Sehr viele sind gegen das Gesetz, mit guten Gründen. Aber sie regen sich nur noch mehr auf, so beispielsweise der Kollege Stadler: Dass das Gesetz ins Leere läuft, ist in seinen Augen

der eklatanteste Verfassungsbruch den dieses Land bisher gesehen hat. Denn eine Regierung, die sich weigert Gesetze anzuwenden, stellt die parlamentarische Demokratie als solche in Frage.

Huiuiui. Der ruft da nichts weniger als den Verfassungsnotstand aus. Weil das BKA nicht tut, was Zensursula ihm befiehlt.

Jetzt mal langsam und der Reihe nach. Die vollziehende Gewalt ist an Gesetz und Recht gebunden, heißt es in Art. 20 III GG. Das heißt, die vollziehende Gewalt darf nichts tun, was nicht kraft Parlamentsgesetz in ihren Aufgabenbereich fällt und wozu sie nicht kraft Parlamentsgesetz die Befugnis hat. Im Regelfall vollzieht die vollziehende Gewalt, deswegen heißt sie ja vollziehende Gewalt. Sie vollzieht und greift dabei in unsere Freiheits- und Teilhaberechte ein, und deshalb muss dieser Vollzug an die demokratisch legitimierte Gesetzgebung zurückgebunden bleiben.

Aber wenn sie gerade nicht vollzieht? Sondern vielmehr unterlässt, zu vollziehen?

Wer genau wird in seinen Freiheits- oder Teilhaberechten verletzt, wenn das BKA von seiner Befugnis, Sperrlisten zu erstellen, keinen Gebrauch macht?

Mit anderen Worten: Wer klagt?

Niemand klagt. Nicht, dass es nicht ginge. Wenn hier tatsächlich eine Verletzung der Rechte des Parlaments im Raum stünde, dann könnte jeder einzelne Abgeordnete in Karlsruhe einen Organstreit mit der Regierung vom Zaun brechen. Wohlgemerkt: Man müsste die Nichtanwendung des Gesetzes angreifen, also das Unterlassen der Erstellung von Sperrlisten. Wer soll das denn machen?
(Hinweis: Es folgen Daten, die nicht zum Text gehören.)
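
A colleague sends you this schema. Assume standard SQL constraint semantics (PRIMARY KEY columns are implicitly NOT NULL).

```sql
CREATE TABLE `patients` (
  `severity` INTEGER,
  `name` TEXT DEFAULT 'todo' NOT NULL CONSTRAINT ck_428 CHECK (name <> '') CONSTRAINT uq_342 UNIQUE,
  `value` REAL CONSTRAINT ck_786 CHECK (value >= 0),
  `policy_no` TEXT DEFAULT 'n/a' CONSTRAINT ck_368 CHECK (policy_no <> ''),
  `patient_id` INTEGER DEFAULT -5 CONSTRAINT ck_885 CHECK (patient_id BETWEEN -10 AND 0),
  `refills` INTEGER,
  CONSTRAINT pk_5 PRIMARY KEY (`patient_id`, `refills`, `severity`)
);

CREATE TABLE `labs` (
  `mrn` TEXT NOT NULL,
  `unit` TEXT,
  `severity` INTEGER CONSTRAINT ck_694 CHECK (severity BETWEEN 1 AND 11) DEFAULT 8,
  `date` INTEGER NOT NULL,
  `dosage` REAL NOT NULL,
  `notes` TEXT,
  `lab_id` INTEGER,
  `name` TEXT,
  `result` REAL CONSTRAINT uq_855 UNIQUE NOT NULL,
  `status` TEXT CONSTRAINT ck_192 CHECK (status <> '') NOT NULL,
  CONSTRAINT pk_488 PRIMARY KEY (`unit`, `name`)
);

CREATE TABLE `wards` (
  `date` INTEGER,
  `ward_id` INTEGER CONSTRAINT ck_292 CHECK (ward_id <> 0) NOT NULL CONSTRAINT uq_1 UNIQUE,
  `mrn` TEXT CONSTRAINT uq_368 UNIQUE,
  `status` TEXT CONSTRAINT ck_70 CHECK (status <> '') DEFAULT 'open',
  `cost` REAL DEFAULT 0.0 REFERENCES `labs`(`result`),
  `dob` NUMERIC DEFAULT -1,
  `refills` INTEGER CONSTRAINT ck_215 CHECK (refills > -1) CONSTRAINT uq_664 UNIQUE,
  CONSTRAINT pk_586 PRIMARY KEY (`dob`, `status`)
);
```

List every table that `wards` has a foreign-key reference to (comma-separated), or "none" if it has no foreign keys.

labs

- cost REFERENCES labs(result).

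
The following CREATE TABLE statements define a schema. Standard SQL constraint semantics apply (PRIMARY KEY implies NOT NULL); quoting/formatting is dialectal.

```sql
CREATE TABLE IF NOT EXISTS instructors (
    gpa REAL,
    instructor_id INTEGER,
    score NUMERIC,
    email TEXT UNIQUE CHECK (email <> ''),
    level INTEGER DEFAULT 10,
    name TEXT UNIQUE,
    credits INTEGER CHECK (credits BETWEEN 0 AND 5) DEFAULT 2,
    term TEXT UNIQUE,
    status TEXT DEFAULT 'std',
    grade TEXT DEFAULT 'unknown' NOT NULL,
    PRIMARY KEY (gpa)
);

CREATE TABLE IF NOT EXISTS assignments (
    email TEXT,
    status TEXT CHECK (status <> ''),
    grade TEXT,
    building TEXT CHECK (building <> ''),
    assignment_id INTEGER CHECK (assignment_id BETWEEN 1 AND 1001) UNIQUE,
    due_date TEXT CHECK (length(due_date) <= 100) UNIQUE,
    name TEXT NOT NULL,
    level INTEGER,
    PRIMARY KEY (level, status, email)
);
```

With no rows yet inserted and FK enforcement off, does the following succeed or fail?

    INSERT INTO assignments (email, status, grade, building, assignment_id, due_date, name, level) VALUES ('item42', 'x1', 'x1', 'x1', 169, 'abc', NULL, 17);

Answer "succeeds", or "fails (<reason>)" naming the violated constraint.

fails (NOT NULL on name)

name is explicitly set to NULL, but name is declared NOT NULL.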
Peter Gauweiler vielleicht?

Dass die Regierung ihre obskuren politischen Gründe hat, die Nichtanwendung des Gesetzes dessen Aufhebung vorzuziehen, weiß ich auch, ich bin ja nicht naiv. Aber das ist ein Skandal von einer anderen Preisklasse als der von Stadler beschrieene Verfassungsbruch und Angriff auf die parlamentarische Demokratie.
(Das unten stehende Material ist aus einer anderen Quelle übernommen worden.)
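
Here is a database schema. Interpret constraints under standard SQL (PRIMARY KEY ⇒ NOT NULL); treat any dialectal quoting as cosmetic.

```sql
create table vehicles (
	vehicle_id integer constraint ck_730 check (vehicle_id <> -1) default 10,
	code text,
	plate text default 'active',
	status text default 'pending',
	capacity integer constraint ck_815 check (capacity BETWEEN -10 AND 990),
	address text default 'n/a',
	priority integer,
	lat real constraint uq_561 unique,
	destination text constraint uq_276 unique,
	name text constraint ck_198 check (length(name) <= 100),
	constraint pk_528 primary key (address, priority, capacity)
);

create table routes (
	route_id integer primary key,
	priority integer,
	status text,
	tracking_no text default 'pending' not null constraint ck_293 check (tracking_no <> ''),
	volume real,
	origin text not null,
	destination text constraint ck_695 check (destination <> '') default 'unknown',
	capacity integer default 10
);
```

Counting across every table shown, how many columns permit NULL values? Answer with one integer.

12

vehicles: 7 nullable (vehicle_id, code, plate, status, lat, destination, name — PK (address, priority, capacity) and explicit NOT NULL columns excluded).
routes: 5 nullable (priority, status, volume, destination, capacity — PK (route_id) and explicit NOT NULL columns excluded).
Total: 7 + 5 = 12.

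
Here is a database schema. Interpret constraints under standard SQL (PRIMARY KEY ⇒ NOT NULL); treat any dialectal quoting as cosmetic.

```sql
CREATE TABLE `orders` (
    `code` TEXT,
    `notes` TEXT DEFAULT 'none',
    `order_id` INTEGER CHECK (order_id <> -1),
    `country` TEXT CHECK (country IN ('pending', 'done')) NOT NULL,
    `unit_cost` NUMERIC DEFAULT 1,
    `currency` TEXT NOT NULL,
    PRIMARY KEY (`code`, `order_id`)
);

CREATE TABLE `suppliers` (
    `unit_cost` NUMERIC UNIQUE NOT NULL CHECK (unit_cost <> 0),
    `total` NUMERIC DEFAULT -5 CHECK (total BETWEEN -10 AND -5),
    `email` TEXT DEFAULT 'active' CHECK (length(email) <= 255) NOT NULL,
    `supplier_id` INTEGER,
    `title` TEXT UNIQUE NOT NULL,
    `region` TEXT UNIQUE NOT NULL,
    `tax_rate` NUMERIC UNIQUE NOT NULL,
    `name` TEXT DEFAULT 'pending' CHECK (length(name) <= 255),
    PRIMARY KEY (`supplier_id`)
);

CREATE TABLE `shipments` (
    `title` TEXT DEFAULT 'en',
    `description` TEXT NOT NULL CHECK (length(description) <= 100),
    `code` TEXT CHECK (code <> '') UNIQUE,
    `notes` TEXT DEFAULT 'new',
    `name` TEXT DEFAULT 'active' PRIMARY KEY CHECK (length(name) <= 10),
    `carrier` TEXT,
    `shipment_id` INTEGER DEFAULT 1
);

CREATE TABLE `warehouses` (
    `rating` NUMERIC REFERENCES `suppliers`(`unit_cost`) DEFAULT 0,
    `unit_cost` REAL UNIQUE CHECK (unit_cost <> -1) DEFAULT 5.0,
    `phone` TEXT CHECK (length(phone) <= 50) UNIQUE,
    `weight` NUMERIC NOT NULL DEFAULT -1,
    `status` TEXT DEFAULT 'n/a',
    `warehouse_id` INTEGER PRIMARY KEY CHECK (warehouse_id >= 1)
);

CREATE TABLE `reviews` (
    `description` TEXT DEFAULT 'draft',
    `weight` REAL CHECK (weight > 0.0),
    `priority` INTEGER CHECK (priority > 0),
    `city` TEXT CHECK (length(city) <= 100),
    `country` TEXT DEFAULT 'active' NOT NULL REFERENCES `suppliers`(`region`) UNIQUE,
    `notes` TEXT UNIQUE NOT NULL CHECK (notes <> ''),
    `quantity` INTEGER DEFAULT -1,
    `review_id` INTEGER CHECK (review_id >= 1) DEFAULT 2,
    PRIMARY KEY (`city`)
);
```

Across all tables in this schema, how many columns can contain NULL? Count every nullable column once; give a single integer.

orders: 2 nullable (notes, unit_cost — PK (code, order_id) and explicit NOT NULL columns excluded).
suppliers: 2 nullable (total, name — PK (supplier_id) and explicit NOT NULL columns excluded).
shipments: 5 nullable (title, code, notes, carrier, shipment_id — PK (name) and explicit NOT NULL columns excluded).
warehouses: 4 nullable (rating, unit_cost, phone, status — PK (warehouse_id) and explicit NOT NULL columns excluded).
reviews: 5 nullable (description, weight, priority, quantity, review_id — PK (city) and explicit NOT NULL columns excluded).
Total: 2 + 2 + 5 + 4 + 5 = 18.

18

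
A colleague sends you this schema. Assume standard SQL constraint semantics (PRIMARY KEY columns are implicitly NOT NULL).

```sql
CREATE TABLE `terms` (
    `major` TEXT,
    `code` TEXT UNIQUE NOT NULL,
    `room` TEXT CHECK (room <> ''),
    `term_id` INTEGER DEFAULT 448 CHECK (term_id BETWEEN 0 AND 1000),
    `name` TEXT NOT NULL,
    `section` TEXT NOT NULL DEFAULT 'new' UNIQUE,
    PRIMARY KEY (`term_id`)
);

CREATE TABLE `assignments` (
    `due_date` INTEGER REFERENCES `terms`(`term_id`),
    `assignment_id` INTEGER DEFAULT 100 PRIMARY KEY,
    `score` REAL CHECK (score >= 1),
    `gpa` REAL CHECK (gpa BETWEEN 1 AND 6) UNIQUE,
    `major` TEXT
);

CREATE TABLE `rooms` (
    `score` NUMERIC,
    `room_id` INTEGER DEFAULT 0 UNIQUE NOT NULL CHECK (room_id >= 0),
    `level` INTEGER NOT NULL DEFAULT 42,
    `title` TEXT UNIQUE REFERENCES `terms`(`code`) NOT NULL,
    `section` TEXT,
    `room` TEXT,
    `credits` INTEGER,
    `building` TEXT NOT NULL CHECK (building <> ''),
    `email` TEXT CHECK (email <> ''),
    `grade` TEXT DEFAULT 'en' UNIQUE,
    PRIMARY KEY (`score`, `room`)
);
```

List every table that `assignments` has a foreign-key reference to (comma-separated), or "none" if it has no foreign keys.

terms

- due_date REFERENCES terms(term_id).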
Nur der Vollständigkeit halber: Mit Nichtanwendungserlässen, wie wir sie aus dem Steuerrecht kennen, hat das übrigens nichts zu tun. Da geht es darum, die Finanzverwaltung anzuweisen, keine abstrakten Schlüsse aus BFH-Urteilen zu ziehen, die ohnehin nur inter partes (zwischen den am Prozess konkret beteiligten Parteien) gelten. Das ist auch nicht besonders schön, aber ein komplett anderes Thema.


14 Comments

  1. Stadler Fri 26 Feb 2010 at 14:44 - Reply

    Lieber Herr Kollege Steinbeis,

    vielleicht verstehe ich Ihre Ausführungen einfach auch nicht, aber was haben Sie an meinem Beitrag inhaltlich auszusetzen? Ist die Verwaltungsanweisung der Bundesregierung, ein Gesetz nicht anzuwenden, Ihrer Meinung nach rechtlich nicht zu beanstanden? Steht es der vollziehenden Gewalt also frei, die Gesetze anzuwenden?

    Schöne Grüße
    Thomas Stadler

  2. St. Ivo Fri 26 Feb 2010 at 15:11 - Reply

    Nach dem Gesetz hat das BKA aber erst einmal nur zu prüfen, ob “zulässige Maßnahmen, die auf die Löschung des Telemedienangebots abzielen, nicht oder nicht in angemessener Zeit erfolgversprechend sind” (§ 1 II S. 1 ZugErschwG). Man wird das Gesetz dahin auslegen müssen, dass dafür auch eine angemessene Prüfungsfrist zur Verfügung steht. Allenfalls danach könnte eine “Verpflichtung” zur Erstellung der Sperrliste eingreifen.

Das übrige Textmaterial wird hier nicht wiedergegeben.